Chronic, non-healing wounds include, but are not limited to, pressure ulcers, neuropathic ulcers (such as diabetic foot ulcers), and venous leg ulcers. These ulcers last on average 12 to 13 months, recur in up to 70% of patients, can lead to loss of limb function and a steeply declining quality of life, and are a significant cause of morbidity. Accordingly, they present a real and significant challenge to wound care professionals and consume a great deal of healthcare resources around the globe.
Patients with non-healing wounds are likely to be older adults, non-ambulatory or paralyzed, unable to provide self-care, and/or suffer from dementia. Predominantly a condition of the elderly, chronic wounds impact nearly 15% of Medicare beneficiaries and up to 2% of the population in developed countries. Population aging is poised to become one of the most significant social and medical transformations of the twenty-first century, as the number of people 60 years and older is projected to more than double in size by 2050, reaching nearly 2.1 billion.

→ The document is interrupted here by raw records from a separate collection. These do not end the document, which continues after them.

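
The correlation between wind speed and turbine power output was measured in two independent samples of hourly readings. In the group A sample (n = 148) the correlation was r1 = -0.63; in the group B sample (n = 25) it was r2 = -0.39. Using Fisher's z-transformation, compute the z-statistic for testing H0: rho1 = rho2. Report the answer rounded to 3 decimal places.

Fisher z-transforms: z1 = atanh(-0.63) = -0.741416, z2 = atanh(-0.39) = -0.411800; difference d = -0.329616
Var(d) = 1/145 + 1/22 = 0.0068966 + 0.0454545 = 0.0523511
z = d/√Var(d) = -0.329616 / √0.0523511 = -0.329616 / 0.228804 = -1.441

-1.441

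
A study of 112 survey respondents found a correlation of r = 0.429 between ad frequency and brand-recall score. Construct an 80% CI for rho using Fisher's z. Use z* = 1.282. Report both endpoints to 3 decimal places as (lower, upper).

Fisher z: z_r = atanh(r) = ½·ln((1+0.429)/(1−0.429)) = 0.458670
SE(z) = 1/√(n−3) = 1/√109 = 0.095783
80% ⇒ z* = 1.282; margin = 1.282·0.095783 = 0.122794
CI on z-scale: (0.335876, 0.581464)
Back-transform: tanh(0.335876) = 0.323791, tanh(0.581464) = 0.523729

(0.324, 0.524)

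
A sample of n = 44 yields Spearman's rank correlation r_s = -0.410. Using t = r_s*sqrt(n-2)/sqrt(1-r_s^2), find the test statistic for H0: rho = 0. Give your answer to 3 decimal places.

-2.913

1 − r_s² = 1 − 0.168100 = 0.831900;  √(1−r_s²) = 0.912086
√(n−2) = √42 = 6.480741
t = r_s·√(n−2)/√(1−r_s²) = -0.410 · 6.480741 / 0.912086 = -2.913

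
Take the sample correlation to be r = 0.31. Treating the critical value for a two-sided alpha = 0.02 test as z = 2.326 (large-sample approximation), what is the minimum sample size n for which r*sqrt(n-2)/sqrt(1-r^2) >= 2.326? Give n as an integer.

53

Need r·√(n−2)/√(1−r²) ≥ 2.326
√(n−2) ≥ 2.326·√(1−0.0961) / 0.31 = 2.326·0.950737 / 0.31 = 7.1336
n−2 ≥ 50.8882  ⇒  n ≥ 52.8882
Smallest integer n = 53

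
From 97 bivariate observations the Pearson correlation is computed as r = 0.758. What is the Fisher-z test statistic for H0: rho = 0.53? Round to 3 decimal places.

Fisher z: atanh(0.758) = 0.991497, atanh(0.53) = 0.590145
z = (z_r − z_0)·√(n−3) = (0.991497 − 0.590145)·√94 = 0.401352 · 9.695360 = 3.891

3.891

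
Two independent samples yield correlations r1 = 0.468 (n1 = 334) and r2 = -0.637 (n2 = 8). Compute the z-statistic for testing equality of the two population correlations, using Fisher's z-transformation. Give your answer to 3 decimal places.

2.798

z1 = atanh(0.468) = 0.507506,  z2 = atanh(-0.637) = -0.753109
SE = √(1/(n1−3) + 1/(n2−3)) = √(1/331 + 1/5) = √(0.0030211 + 0.2000000) = √0.2030211 = 0.450579
z = (z1 − z2)/SE = (0.507506 − (-0.753109)) / 0.450579 = 1.260615 / 0.450579 = 2.798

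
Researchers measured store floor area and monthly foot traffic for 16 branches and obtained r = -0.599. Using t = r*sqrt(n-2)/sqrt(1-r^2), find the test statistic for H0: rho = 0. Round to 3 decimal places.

t = r·√(n−2) / √(1−r²) with r = -0.599, n = 16
  = -0.599·√14 / √(1 − 0.358801)
  = -0.599·3.741657 / 0.800749
  = -2.241253 / 0.800749 = -2.799

-2.799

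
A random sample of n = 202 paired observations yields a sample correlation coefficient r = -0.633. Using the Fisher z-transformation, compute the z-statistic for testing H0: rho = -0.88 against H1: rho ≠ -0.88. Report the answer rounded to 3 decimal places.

8.878

Fisher z: atanh(-0.633) = -0.746406, atanh(-0.88) = -1.375768
z = (z_r − z_0)·√(n−3) = (-0.746406 − (-1.375768))·√199 = 0.629362 · 14.106736 = 8.878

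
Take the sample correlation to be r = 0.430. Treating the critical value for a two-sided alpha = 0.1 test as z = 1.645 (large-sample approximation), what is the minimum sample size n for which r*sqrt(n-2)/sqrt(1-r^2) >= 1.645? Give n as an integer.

Need r·√(n−2)/√(1−r²) ≥ 1.645
√(n−2) ≥ 1.645·√(1−0.184900) / 0.430 = 1.645·0.902829 / 0.430 = 3.4538
n−2 ≥ 11.9287  ⇒  n ≥ 13.9287
Smallest integer n = 14

14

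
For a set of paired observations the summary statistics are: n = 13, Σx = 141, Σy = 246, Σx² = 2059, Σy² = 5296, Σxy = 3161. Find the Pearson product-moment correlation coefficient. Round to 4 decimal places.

Numerator: nΣxy − (Σx)(Σy) = 13·3161 − (141)(246) = 6407
Denominator: √[(nΣx²−(Σx)²)(nΣy²−(Σy)²)]
  nΣx²−(Σx)² = 13·2059 − 19881 = 6886;  nΣy²−(Σy)² = 13·5296 − 60516 = 8332
  √(6886·8332) = √57374152 = 7574.5727
r = 6407 / 7574.5727 = 0.8459

0.8459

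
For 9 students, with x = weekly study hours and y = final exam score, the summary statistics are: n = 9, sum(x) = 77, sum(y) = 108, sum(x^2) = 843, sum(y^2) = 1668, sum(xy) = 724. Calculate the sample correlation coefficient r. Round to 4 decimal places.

S_xy = nΣxy − ΣxΣy = 9·724 − 77·108 = 6516 − 8316 = -1800
S_xx = nΣx² − (Σx)² = 9·843 − 77² = 7587 − 5929 = 1658
S_yy = nΣy² − (Σy)² = 9·1668 − 108² = 15012 − 11664 = 3348
r = S_xy / √(S_xx·S_yy) = -1800 / √(1658·3348) = -1800 / √5550984 = -1800 / 2356.0526 = -0.7640

-0.7640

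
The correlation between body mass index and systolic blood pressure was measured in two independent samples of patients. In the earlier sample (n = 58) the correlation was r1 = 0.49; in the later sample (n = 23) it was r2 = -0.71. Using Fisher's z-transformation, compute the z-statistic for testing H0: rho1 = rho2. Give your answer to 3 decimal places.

z1 = atanh(0.49) = 0.536060,  z2 = atanh(-0.71) = -0.887184
SE = √(1/(n1−3) + 1/(n2−3)) = √(1/55 + 1/20) = √(0.0181818 + 0.0500000) = √0.0681818 = 0.261116
z = (z1 − z2)/SE = (0.536060 − (-0.887184)) / 0.261116 = 1.423244 / 0.261116 = 5.451

5.451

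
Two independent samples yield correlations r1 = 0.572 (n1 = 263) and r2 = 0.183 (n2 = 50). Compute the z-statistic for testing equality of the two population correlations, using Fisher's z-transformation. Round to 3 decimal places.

z1 = atanh(0.572) = 0.650490,  z2 = atanh(0.183) = 0.185085
SE = √(1/(n1−3) + 1/(n2−3)) = √(1/260 + 1/47) = √(0.0038462 + 0.0212766) = √0.0251228 = 0.158502
z = (z1 − z2)/SE = (0.650490 − 0.185085) / 0.158502 = 0.465405 / 0.158502 = 2.936

2.936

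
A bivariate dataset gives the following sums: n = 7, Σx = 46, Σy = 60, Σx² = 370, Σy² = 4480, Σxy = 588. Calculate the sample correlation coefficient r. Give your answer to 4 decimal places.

0.3738

Numerator: nΣxy − (Σx)(Σy) = 7·588 − (46)(60) = 1356
Denominator: √[(nΣx²−(Σx)²)(nΣy²−(Σy)²)]
  nΣx²−(Σx)² = 7·370 − 2116 = 474;  nΣy²−(Σy)² = 7·4480 − 3600 = 27760
  √(474·27760) = √13158240 = 3627.4288
r = 1356 / 3627.4288 = 0.3738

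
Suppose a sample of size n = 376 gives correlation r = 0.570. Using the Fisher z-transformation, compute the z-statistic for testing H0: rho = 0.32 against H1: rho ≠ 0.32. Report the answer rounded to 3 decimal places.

6.101

Fisher z: atanh(0.570) = 0.647523, atanh(0.32) = 0.331647
z = (z_r − z_0)·√(n−3) = (0.647523 − 0.331647)·√373 = 0.315876 · 19.313208 = 6.101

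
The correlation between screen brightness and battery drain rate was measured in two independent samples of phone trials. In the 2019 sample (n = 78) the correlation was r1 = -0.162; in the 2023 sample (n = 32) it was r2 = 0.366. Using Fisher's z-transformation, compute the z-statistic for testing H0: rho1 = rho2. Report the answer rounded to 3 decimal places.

Fisher z-transforms: z1 = atanh(-0.162) = -0.163440, z2 = atanh(0.366) = 0.383797; difference d = -0.547237
Var(d) = 1/75 + 1/29 = 0.0133333 + 0.0344828 = 0.0478161
z = d/√Var(d) = -0.547237 / √0.0478161 = -0.547237 / 0.218669 = -2.503

-2.503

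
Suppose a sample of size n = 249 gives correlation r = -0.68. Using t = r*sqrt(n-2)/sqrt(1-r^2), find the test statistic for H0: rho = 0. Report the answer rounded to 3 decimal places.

-14.576

1 − r² = 1 − 0.4624 = 0.5376;  √(1−r²) = 0.733212
√(n−2) = √247 = 15.716234
t = r·√(n−2)/√(1−r²) = -0.68 · 15.716234 / 0.733212 = -14.576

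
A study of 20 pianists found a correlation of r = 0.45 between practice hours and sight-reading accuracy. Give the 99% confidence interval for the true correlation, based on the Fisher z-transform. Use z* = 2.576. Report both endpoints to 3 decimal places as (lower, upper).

(-0.139, 0.804)

Fisher z: z_r = atanh(r) = ½·ln((1+0.45)/(1−0.45)) = 0.484700
SE(z) = 1/√(n−3) = 1/√17 = 0.242536
99% ⇒ z* = 2.576; margin = 2.576·0.242536 = 0.624773
CI on z-scale: (-0.140073, 1.109473)
Back-transform: tanh(-0.140073) = -0.139164, tanh(1.109473) = 0.803876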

As such, chronic wounds will become an ever-increasing burden on the medical community, and new therapies are desperately needed to provide a comprehensive approach to wound care and to overcome the factors that contribute to the delayed healing of chronic wounds.

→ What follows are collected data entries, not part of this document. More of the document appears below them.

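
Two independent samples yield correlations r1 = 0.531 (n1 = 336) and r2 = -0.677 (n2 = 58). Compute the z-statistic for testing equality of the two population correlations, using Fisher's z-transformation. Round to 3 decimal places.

9.722

Fisher z-transforms: z1 = atanh(0.531) = 0.591537, z2 = atanh(-0.677) = -0.823555; difference d = 1.415092
Var(d) = 1/333 + 1/55 = 0.0030030 + 0.0181818 = 0.0211848
z = d/√Var(d) = 1.415092 / √0.0211848 = 1.415092 / 0.145550 = 9.722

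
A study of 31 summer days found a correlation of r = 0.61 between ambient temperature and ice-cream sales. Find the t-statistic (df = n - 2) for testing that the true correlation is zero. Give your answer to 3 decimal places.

4.146

1 − r² = 1 − 0.3721 = 0.6279;  √(1−r²) = 0.792401
√(n−2) = √29 = 5.385165
t = r·√(n−2)/√(1−r²) = 0.61 · 5.385165 / 0.792401 = 4.146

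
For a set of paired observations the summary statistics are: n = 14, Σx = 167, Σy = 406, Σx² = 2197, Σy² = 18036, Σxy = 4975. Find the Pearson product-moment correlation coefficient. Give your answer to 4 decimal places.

0.1165

S_xy = nΣxy − ΣxΣy = 14·4975 − 167·406 = 69650 − 67802 = 1848
S_xx = nΣx² − (Σx)² = 14·2197 − 167² = 30758 − 27889 = 2869
S_yy = nΣy² − (Σy)² = 14·18036 − 406² = 252504 − 164836 = 87668
r = S_xy / √(S_xx·S_yy) = 1848 / √(2869·87668) = 1848 / √251519492 = 1848 / 15859.3661 = 0.1165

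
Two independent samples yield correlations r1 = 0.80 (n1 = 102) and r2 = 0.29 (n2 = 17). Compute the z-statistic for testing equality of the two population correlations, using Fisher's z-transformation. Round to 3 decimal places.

2.802

Fisher z-transforms: z1 = atanh(0.80) = 1.098612, z2 = atanh(0.29) = 0.298566; difference d = 0.800046
Var(d) = 1/99 + 1/14 = 0.0101010 + 0.0714286 = 0.0815296
z = d/√Var(d) = 0.800046 / √0.0815296 = 0.800046 / 0.285534 = 2.802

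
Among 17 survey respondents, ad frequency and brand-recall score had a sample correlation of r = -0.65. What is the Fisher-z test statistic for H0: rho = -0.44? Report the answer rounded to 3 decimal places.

-1.134

Fisher z: atanh(-0.65) = -0.775299, atanh(-0.44) = -0.472231
z = (z_r − z_0)·√(n−3) = (-0.775299 − (-0.472231))·√14 = -0.303068 · 3.741657 = -1.134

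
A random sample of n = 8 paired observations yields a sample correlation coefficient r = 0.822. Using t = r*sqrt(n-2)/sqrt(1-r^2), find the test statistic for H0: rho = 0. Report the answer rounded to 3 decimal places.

3.536

1 − r² = 1 − 0.675684 = 0.324316;  √(1−r²) = 0.569487
√(n−2) = √6 = 2.449490
t = r·√(n−2)/√(1−r²) = 0.822 · 2.449490 / 0.569487 = 3.536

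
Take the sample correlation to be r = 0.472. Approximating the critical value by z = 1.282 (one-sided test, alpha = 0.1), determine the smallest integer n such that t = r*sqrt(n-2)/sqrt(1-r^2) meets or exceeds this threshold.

Need r·√(n−2)/√(1−r²) ≥ 1.282
√(n−2) ≥ 1.282·√(1−0.222784) / 0.472 = 1.282·0.881599 / 0.472 = 2.3945
n−2 ≥ 5.7336  ⇒  n ≥ 7.7336
Smallest integer n = 8

8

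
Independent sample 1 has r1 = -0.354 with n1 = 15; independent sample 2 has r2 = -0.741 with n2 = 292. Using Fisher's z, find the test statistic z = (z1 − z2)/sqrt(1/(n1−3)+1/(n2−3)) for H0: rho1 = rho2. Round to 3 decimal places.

Fisher z-transforms: z1 = atanh(-0.354) = -0.370009, z2 = atanh(-0.741) = -0.952693; difference d = 0.582684
Var(d) = 1/12 + 1/289 = 0.0833333 + 0.0034602 = 0.0867935
z = d/√Var(d) = 0.582684 / √0.0867935 = 0.582684 / 0.294607 = 1.978

1.978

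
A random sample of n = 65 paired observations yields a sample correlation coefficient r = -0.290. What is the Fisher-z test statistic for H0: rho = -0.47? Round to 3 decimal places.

Fisher z: atanh(-0.290) = -0.298566, atanh(-0.47) = -0.510070
z = (z_r − z_0)·√(n−3) = (-0.298566 − (-0.510070))·√62 = 0.211504 · 7.874008 = 1.665

1.665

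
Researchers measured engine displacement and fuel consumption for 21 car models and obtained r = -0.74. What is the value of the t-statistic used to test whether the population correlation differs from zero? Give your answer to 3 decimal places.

-4.796

1 − r² = 1 − 0.5476 = 0.4524;  √(1−r²) = 0.672607
√(n−2) = √19 = 4.358899
t = r·√(n−2)/√(1−r²) = -0.74 · 4.358899 / 0.672607 = -4.796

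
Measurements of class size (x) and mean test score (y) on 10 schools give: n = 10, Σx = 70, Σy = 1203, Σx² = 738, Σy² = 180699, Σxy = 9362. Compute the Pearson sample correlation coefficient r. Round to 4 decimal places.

S_xy = nΣxy − ΣxΣy = 10·9362 − 70·1203 = 93620 − 84210 = 9410
S_xx = nΣx² − (Σx)² = 10·738 − 70² = 7380 − 4900 = 2480
S_yy = nΣy² − (Σy)² = 10·180699 − 1203² = 1806990 − 1447209 = 359781
r = S_xy / √(S_xx·S_yy) = 9410 / √(2480·359781) = 9410 / √892256880 = 9410 / 29870.6692 = 0.3150

0.3150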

The primary function of the skin is to act as a protective barrier between an individual and their external environment, minimizing water loss from the body while simultaneously preventing the entry of allergens and pathogens. Skin barrier defects facilitate allergen sensitization, potentially leading to systemic allergic responses, and a defective skin barrier is a key feature of chronic inflammatory skin diseases. For example, skin barrier defects have been considered an initial step in developing atopic dermatitis (AD), and these skin barrier defects are the most important pathologic findings in AD skin.

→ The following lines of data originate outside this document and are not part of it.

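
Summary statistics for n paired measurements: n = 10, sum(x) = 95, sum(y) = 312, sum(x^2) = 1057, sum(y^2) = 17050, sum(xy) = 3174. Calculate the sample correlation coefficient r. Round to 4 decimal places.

0.1975

Numerator: nΣxy − (Σx)(Σy) = 10·3174 − (95)(312) = 2100
Denominator: √[(nΣx²−(Σx)²)(nΣy²−(Σy)²)]
  nΣx²−(Σx)² = 10·1057 − 9025 = 1545;  nΣy²−(Σy)² = 10·17050 − 97344 = 73156
  √(1545·73156) = √113026020 = 10631.3696
r = 2100 / 10631.3696 = 0.1975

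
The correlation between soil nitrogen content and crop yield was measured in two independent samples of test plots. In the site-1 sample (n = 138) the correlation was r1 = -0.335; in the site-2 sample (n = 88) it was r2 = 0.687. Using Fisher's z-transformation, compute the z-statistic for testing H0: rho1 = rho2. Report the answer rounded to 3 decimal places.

Fisher z-transforms: z1 = atanh(-0.335) = -0.348450, z2 = atanh(0.687) = 0.842252; difference d = -1.190702
Var(d) = 1/135 + 1/85 = 0.0074074 + 0.0117647 = 0.0191721
z = d/√Var(d) = -1.190702 / √0.0191721 = -1.190702 / 0.138463 = -8.599

-8.599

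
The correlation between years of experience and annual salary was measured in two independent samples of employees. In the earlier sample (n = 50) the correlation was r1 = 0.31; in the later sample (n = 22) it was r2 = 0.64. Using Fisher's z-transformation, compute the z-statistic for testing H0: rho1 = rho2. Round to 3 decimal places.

-1.610

Fisher z-transforms: z1 = atanh(0.31) = 0.320545, z2 = atanh(0.64) = 0.758174; difference d = -0.437629
Var(d) = 1/47 + 1/19 = 0.0212766 + 0.0526316 = 0.0739082
z = d/√Var(d) = -0.437629 / √0.0739082 = -0.437629 / 0.271861 = -1.610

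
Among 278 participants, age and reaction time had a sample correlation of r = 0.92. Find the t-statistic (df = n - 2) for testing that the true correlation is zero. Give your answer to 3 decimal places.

38.998

t = r·√(n−2) / √(1−r²) with r = 0.92, n = 278
  = 0.92·√276 / √(1 − 0.8464)
  = 0.92·16.613248 / 0.391918
  = 15.284188 / 0.391918 = 38.998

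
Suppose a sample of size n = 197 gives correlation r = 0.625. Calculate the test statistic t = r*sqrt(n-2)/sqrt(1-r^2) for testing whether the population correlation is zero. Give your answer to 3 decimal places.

1 − r² = 1 − 0.390625 = 0.609375;  √(1−r²) = 0.780625
√(n−2) = √195 = 13.964240
t = r·√(n−2)/√(1−r²) = 0.625 · 13.964240 / 0.780625 = 11.180

11.180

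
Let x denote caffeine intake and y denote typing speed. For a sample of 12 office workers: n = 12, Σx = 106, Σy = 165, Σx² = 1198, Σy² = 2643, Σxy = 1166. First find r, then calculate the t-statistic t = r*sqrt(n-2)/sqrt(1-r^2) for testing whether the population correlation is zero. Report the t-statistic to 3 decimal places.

-8.098

S_xy = nΣxy − ΣxΣy = 12·1166 − 106·165 = 13992 − 17490 = -3498
S_xx = nΣx² − (Σx)² = 12·1198 − 106² = 14376 − 11236 = 3140
S_yy = nΣy² − (Σy)² = 12·2643 − 165² = 31716 − 27225 = 4491
r = S_xy / √(S_xx·S_yy) = -3498 / √(3140·4491) = -3498 / √14101740 = -3498 / 3755.2284 = -0.9315
t = r·√(n−2)/√(1−r²) = -0.9315·√10 / √(1−0.867692) = -2.945662 / 0.363742 = -8.098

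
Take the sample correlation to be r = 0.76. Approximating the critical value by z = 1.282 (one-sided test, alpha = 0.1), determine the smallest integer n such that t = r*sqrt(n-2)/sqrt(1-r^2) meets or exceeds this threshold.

4

r√(n−2)/√(1−r²) ≥ 1.282  ⇔  n−2 ≥ (1.282)²·(1−r²)/r²
(1−r²)/r² = (1−0.5776)/0.5776 = 0.7313
n ≥ 2 + 1.643524·0.7313 = 2 + 1.2019 = 3.2019
⌈3.2019⌉ = 4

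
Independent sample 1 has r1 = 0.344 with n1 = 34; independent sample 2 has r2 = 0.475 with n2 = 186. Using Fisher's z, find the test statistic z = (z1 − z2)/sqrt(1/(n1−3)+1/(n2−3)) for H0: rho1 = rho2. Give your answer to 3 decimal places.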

Atopic dermatitis is a common, often persistent skin disease where the skin becomes dry, extremely itchy, and inflamed, causing redness, swelling, vesicle formation, cracking, weeping, crusting, and scaling. Significant complications beyond these skin pathologies can also develop in patients suffering from AD, including asthma and hay fever, skin infections, allergic contact dermatitis, problems sleeping, and psychosocial issues such as diminished self-confidence, negative impacts on the ability to maintain employment, limitations on interpersonal interactions, anxiety, and depression. Multiple factors can trigger or worsen AD, including low humidity, seasonal allergies, exposure to harsh soaps and detergents, and cold weather, leading some patients to have a protracted course with ups and downs in disease severity. AD is the most common, complex inflammatory skin disease worldwide, affecting ~20% of children and ~5% of adults. Consequently, AD places a heavy economic burden on patients, their families, and the healthcare industry.